CUDA error: No kernel image is available for execution on the device #44

Closed Forsworns closed 3 months ago

Forsworns commented 3 months ago

I tried the DeepSeek-V2-Lite in your container image approachingai/ktransformers:0.1.1, which is deployed on an Nvidia T4 GPU with driver 535.161.8. And I got following errors, is T4 not sufficient to run it, or should I change my driver version?

image

Azure-Tang commented 3 months ago

Hi, thank u for your interest. For your problem, Your GPU Compute Capability is 7.5, which our precompiled docker only support 8.0 and higher. If you want to run ktransformers, you may follow the readme Or you can download source code and compile: section. One more thing is that our default linear operator(marlin) only support Nvidia's Ampere and higher architecture. For T4, which is Turing, you may need modify /ktransformer/optimize/optimize_rules/DeepSeek-V2-Chat.yaml and change linear backend to KLinearTorch .

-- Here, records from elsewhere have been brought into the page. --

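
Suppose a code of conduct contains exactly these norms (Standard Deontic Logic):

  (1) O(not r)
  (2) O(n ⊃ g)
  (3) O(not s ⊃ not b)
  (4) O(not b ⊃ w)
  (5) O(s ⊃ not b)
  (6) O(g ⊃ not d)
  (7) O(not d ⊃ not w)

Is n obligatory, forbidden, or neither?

Forbidden

Premises 3 and 5 cover both cases: O(not s ⊃ not b) and O(s ⊃ not b). Since not s ∨ s is a tautology, O(not b) follows.
Applying K to premise 4 (O(not b ⊃ w)) and O(not b) yields O(w).
Premise 7, O(not d ⊃ not w), contraposes to O(w ⊃ d); with O(w) we get O(d).
Premise 6, O(g ⊃ not d), contraposes to O(d ⊃ not g); with O(d) we get O(not g).
The contrapositive of premise 2 (O(n ⊃ g)) is O(not g ⊃ not n), and O(not g) is already established, so O(not n).
Premise 1 does not contribute to this derivation.
Thus O(not n), which is F(n): n is forbidden.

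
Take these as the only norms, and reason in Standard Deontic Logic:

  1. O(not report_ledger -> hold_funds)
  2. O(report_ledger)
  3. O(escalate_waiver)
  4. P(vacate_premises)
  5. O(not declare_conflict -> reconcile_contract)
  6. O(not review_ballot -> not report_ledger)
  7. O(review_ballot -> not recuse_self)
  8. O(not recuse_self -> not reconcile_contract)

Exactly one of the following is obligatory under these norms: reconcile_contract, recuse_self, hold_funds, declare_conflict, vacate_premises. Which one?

From premise 2 we have O(report_ledger).
The contrapositive of premise 6 (O(not review_ballot -> not report_ledger)) is O(report_ledger -> review_ballot), and O(report_ledger) is already established, so O(review_ballot).
With premise 7, O(review_ballot -> not recuse_self), the K-axiom yields O(not recuse_self).
Premise 8 is O(not recuse_self -> not reconcile_contract); since O(not recuse_self), deontic closure gives O(not reconcile_contract).
The contrapositive of premise 5 (O(not declare_conflict -> reconcile_contract)) is O(not reconcile_contract -> declare_conflict), and O(not reconcile_contract) is already established, so O(declare_conflict).
So O(declare_conflict) holds — declare_conflict is obligatory. None of the other listed options is made obligatory by any chain of premises.

declare_conflict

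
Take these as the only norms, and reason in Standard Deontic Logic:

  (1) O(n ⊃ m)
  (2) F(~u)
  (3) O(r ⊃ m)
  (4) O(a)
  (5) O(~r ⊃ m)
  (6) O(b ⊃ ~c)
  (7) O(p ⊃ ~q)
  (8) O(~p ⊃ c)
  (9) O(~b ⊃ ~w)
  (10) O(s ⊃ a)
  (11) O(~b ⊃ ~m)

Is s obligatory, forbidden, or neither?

Premise 10 is O(s ⊃ a); even if O(a) held, inferring O(s) would be affirming the consequent — invalid.
No premise or chain of K-axiom applications forces O(s), and none forces O(~s). So s is neither obligatory nor forbidden under these norms.

Neither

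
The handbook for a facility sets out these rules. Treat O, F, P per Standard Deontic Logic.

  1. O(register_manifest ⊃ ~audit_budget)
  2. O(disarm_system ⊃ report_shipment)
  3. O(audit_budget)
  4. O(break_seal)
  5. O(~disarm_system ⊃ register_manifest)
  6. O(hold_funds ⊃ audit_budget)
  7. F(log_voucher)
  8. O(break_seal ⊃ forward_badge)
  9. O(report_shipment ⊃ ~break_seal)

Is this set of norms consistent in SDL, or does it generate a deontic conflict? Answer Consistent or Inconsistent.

Premise 3 gives O(audit_budget).
Premise 1, O(register_manifest ⊃ ~audit_budget), contraposes to O(audit_budget ⊃ ~register_manifest); with O(audit_budget) we get O(~register_manifest).
Premise 5 is O(~disarm_system ⊃ register_manifest); contrapositively O(~register_manifest ⊃ disarm_system). Since O(~register_manifest) holds, K gives O(disarm_system).
Premise 2 is O(disarm_system ⊃ report_shipment); since O(disarm_system), deontic closure gives O(report_shipment).
Premise 9 is O(report_shipment ⊃ ~break_seal); since O(report_shipment), deontic closure gives O(~break_seal).
Yet premise 4 states O(break_seal).
We now have both O(~break_seal) and O(break_seal) — break_seal is simultaneously obligatory and forbidden, violating the D-axiom.

Inconsistent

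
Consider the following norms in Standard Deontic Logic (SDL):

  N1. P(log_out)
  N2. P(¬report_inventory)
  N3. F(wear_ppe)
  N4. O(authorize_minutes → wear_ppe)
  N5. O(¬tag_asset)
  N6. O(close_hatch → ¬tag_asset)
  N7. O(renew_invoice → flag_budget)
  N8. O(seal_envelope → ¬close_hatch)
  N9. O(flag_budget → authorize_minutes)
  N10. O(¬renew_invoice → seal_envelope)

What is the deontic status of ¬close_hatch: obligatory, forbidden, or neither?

Obligatory

Premise 3 is F(wear_ppe), i.e. O(¬wear_ppe).
The contrapositive of premise 4 (O(authorize_minutes → wear_ppe)) is O(¬wear_ppe → ¬authorize_minutes), and O(¬wear_ppe) is already established, so O(¬authorize_minutes).
Premise 9, O(flag_budget → authorize_minutes), contraposes to O(¬authorize_minutes → ¬flag_budget); with O(¬authorize_minutes) we get O(¬flag_budget).
The contrapositive of premise 7 (O(renew_invoice → flag_budget)) is O(¬flag_budget → ¬renew_invoice), and O(¬flag_budget) is already established, so O(¬renew_invoice).
With premise 10, O(¬renew_invoice → seal_envelope), the K-axiom yields O(seal_envelope).
Applying K to premise 8 (O(seal_envelope → ¬close_hatch)) and O(seal_envelope) yields O(¬close_hatch).
Premises 1, 2, 5, 6 do not contribute to this derivation.
Hence ¬close_hatch is obligatory.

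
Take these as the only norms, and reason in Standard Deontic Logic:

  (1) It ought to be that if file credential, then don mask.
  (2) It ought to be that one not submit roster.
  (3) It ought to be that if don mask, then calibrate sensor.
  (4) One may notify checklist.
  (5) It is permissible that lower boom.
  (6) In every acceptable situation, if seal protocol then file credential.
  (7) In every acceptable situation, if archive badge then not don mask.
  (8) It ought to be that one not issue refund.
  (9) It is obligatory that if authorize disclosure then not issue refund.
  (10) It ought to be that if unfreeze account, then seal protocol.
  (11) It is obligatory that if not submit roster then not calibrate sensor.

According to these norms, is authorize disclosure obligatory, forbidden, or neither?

Neither

Premise 9 is O(authorize_disclosure → ¬issue_refund); even if O(¬issue_refund) held, inferring O(authorize_disclosure) would be affirming the consequent — invalid.
No premise or chain of K-axiom applications forces O(authorize_disclosure), and none forces O(¬authorize_disclosure). So authorize_disclosure is neither obligatory nor forbidden under these norms.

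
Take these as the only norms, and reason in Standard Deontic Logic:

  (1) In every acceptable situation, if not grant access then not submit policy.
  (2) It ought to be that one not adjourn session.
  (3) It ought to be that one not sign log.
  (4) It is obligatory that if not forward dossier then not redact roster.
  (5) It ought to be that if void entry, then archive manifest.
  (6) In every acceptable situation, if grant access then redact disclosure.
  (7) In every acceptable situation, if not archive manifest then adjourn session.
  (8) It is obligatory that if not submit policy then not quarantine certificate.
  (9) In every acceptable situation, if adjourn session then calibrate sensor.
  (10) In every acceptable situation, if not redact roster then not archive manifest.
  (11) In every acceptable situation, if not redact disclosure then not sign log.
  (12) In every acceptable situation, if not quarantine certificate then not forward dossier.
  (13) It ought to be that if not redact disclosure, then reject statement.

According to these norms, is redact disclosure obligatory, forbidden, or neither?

Premise 2 states O(¬adjourn_session) outright.
Premise 7, O(¬archive_manifest → adjourn_session), contraposes to O(¬adjourn_session → archive_manifest); with O(¬adjourn_session) we get O(archive_manifest).
Premise 10 is O(¬redact_roster → ¬archive_manifest); contrapositively O(archive_manifest → redact_roster). Since O(archive_manifest) holds, K gives O(redact_roster).
Premise 4, O(¬forward_dossier → ¬redact_roster), contraposes to O(redact_roster → forward_dossier); with O(redact_roster) we get O(forward_dossier).
The contrapositive of premise 12 (O(¬quarantine_certificate → ¬forward_dossier)) is O(forward_dossier → quarantine_certificate), and O(forward_dossier) is already established, so O(quarantine_certificate).
Premise 8, O(¬submit_policy → ¬quarantine_certificate), contraposes to O(quarantine_certificate → submit_policy); with O(quarantine_certificate) we get O(submit_policy).
Premise 1 is O(¬grant_access → ¬submit_policy); contrapositively O(submit_policy → grant_access). Since O(submit_policy) holds, K gives O(grant_access).
From O(grant_access) and premise 6, O(grant_access → redact_disclosure), we obtain O(redact_disclosure).
Premises 3, 5, 9, 11, 13 do not contribute to this derivation.
Hence redact_disclosure is obligatory.

Obligatory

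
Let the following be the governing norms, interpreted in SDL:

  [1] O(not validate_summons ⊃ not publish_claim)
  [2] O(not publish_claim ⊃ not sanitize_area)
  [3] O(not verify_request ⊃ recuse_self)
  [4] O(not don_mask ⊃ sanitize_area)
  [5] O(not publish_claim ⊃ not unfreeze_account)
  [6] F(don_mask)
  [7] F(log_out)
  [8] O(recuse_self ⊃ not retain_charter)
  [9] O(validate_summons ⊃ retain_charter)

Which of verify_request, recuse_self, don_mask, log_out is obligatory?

verify_request

F(don_mask) at premise 6 means O(not don_mask).
Applying K to premise 4 (O(not don_mask ⊃ sanitize_area)) and O(not don_mask) yields O(sanitize_area).
The contrapositive of premise 2 (O(not publish_claim ⊃ not sanitize_area)) is O(sanitize_area ⊃ publish_claim), and O(sanitize_area) is already established, so O(publish_claim).
The contrapositive of premise 1 (O(not validate_summons ⊃ not publish_claim)) is O(publish_claim ⊃ validate_summons), and O(publish_claim) is already established, so O(validate_summons).
Premise 9 is O(validate_summons ⊃ retain_charter); since O(validate_summons), deontic closure gives O(retain_charter).
Premise 8, O(recuse_self ⊃ not retain_charter), contraposes to O(retain_charter ⊃ not recuse_self); with O(retain_charter) we get O(not recuse_self).
The contrapositive of premise 3 (O(not verify_request ⊃ recuse_self)) is O(not recuse_self ⊃ verify_request), and O(not recuse_self) is already established, so O(verify_request).
So O(verify_request) holds — verify_request is obligatory. None of the other listed options is made obligatory by any chain of premises.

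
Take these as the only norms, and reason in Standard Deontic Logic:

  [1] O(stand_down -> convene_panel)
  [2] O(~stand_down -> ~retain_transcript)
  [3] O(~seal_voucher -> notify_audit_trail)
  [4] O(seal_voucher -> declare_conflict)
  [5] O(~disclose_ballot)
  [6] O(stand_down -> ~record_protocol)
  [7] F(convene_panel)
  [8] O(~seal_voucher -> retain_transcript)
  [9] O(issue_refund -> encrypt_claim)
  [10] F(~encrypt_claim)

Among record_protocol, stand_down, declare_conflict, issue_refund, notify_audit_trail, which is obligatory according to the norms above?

declare_conflict

Premise 7 is F(convene_panel), i.e. O(~convene_panel).
Premise 1 is O(stand_down -> convene_panel); contrapositively O(~convene_panel -> ~stand_down). Since O(~convene_panel) holds, K gives O(~stand_down).
With premise 2, O(~stand_down -> ~retain_transcript), the K-axiom yields O(~retain_transcript).
The contrapositive of premise 8 (O(~seal_voucher -> retain_transcript)) is O(~retain_transcript -> seal_voucher), and O(~retain_transcript) is already established, so O(seal_voucher).
With premise 4, O(seal_voucher -> declare_conflict), the K-axiom yields O(declare_conflict).
So O(declare_conflict) holds — declare_conflict is obligatory. None of the other listed options is made obligatory by any chain of premises.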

The modified linear replace rule will like:

- match:
    name: "^model\\.layers\\.(?!.*self_attn).*$"  # regular expression 
    class: torch.nn.Linear  # only match modules matching name and class simultaneously
  replace:
    class: ktransformers.operators.linear.KTransformersLinear  # optimized Kernel on quantized data types
    kwargs:
      generate_device: "cuda"
      generate_op: "KLinearTorch"
Forsworns commented 3 months ago

Thanks! I have run the original container image successfully with A10 cards :)